Mağusa Ağır Ceza Mahkemesi Heyet Başkanı Fadıl Aksun, huzurlarındaki ara kararda olduğu gibi sanığın içerisinde bulunduğu sağlık koşullarının akli melekelerini veya ifade verecek ölçüde zihin ve beyin işlevini etkide bırakacak bir durumda olmasının bu ifadeyi gönüllü olmaktan çıkaracağını belirtti. Aksun, sanık avukatının ifadenin alındığı esnada sanığın tedavi görmekte olduğu ve tedavisi devam ederken gerek sağlık koşullarının elverişsiz gerekse kendisine uygunlanan tedavi sonucunda akli melekelerinin tam olarak yerinde olmadığı iddiasıyla bu ifadenin gönüllü olmadığı noktasında bir atak yaptığını söyledi. Huzurlarındaki davanın “Taammüden adam öldürme” iddiasına haiz bir dava olduğunu anımsatan Aksun, sanığın “Adam öldürme” suçunu kabul ettiğini ancak taammüt noktasındaki suçlamayı kabul etmediğini dile getirdi. Mahkeme huzurundaki ihtilafsız olgulara ve sanığın kabul ettiği suçlamalara bakıldığında sanığın maktülü öldürdükten sonra kendisini de göğüs bölgesinden yaraladığını ve hastaneye kaldırılarak önce acil serviste müdahale yapıldığını daha sonra da sanığın servise yatırıldığını hatırlatan Aksun, sanığın aynı gün içerisinde Müfettiş Muavini Serkan Bulak tarafından ziyaret edildiğini söyledi.

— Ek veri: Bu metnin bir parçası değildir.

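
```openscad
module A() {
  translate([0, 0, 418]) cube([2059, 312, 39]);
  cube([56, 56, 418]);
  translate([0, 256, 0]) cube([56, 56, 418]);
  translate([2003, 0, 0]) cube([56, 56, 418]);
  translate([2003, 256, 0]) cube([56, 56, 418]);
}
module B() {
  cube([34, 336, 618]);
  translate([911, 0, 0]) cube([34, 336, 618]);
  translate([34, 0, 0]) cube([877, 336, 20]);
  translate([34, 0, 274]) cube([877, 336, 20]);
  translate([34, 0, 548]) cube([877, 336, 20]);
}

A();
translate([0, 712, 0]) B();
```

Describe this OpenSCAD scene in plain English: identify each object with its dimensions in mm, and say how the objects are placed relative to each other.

A is a bench: a 2059×312 mm seat slab, 39 mm thick, top at z = 457 mm, on four 56×56 mm square legs flush with the seat corners and standing on z = 0.

B is a bookshelf 945 mm wide overall, 336 mm deep and 618 mm tall. The two sides are 34 mm thick vertical panels. 3 horizontal shelves of 20 mm thickness span between the inner faces of the sides; the lowest shelf sits on the floor and shelves are stacked with a clear vertical gap of 254 mm between each pair.

The bookshelf is on the floor beside the bench on its +y side.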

İddia Makamı ispat külfetini yerine getirdi

Sanığın içerisinde bulunduğu sağlık koşulları itibarıyla bu ifadeyi verme durumunda olup olmadığının incelenmesi gerektiğini ifade eden Heyet Başkanı Fadıl Aksun, İddia Makamının sanığın sağlık durumunu sanığa müdahalede bulunan doktorların şahadetleriyle ispatlamaya çalıştığını belirtti. Aksun, mahkemede şahadet veren tanık doktorların şahadetlerinde sarsılmadıklarını ve yapmış oldukları tedaviler çerçevesinde sanığın ifade verdiği sırada iradesinin tam, akli melekelerinin ise yerinde olduğunu ifade ettiklerini açıkladı. Mahkemede şahadet veren tanıkların mahkemeye aktardıklarını göz önünde bulundurduklarını söyleyen Aksun, sanığın sağlık koşullarının ifadeyi verdiği esnada bu ifadeyi vermeye herhangi bir engel olmadığı yönünde İddia Makamının ispat külfetini yerine getirdiğini açıkladı. Aksun, ispat külfetinin yer değiştirerek bu ifadenin gönüllü olmadığı noktasında ispat külfetinin Müdafaa Makamına geçtiğini belirterek, Müdafaa Makamının sanığı yeminli şahadete çağırdığını söyledi. Sanığın yeminli şahadetini mahkemeye aktardığını ve İddia Makamı tanıklarının aksine sağlık koşullarının iradesini olumsuz etkilediğini ifade ettiğini söyleyen Aksun, Müdaafa Makamının başka tanık çağırmak için bir kaç kez tehir talebinde bulunduğunu ancak herhangi bir tanığın çağrılmadığını vurguladı. 

Sanığın ifadesinin gönüllü olduğu neticesine varıldı

Mağusa Ağır Ceza Mahkemesi Heyet Başkanı Fadıl Aksun, Müdafaa Makamının sanığı muayene eden ve uzman tanık olarak şahadet veren 3 doktorun verdiği ifadeleri çürütmek için herhangi bir uzman şahadetini mahkemeye aktaramadığını belirterek, doktor şahadetlerinin mahkeme tarafından doğru kabul edilmeleri gerektiği bulgusuna vardıklarını açıkladı. Sanığın ifade verdiği ve emare X olarak kaydedilen ifadenin alındığı tüm period boyunca sağlık koşullarının, akli melekelerinin ve iradesinin ifade verecek ölçüde iyi ve yeterli olduğu hususunda bulgu yaptıklarını belirten Aksun, bu bulgular ışığında İddia Makamının ifadenin gönüllü olduğu noktasındaki ispat külfetini yerine getirdiği sonucuna vardıklarını ve emare X ifadeyi gönüllü ifade kapsamında emare 34 olarak kaydettiklerini açıkladı.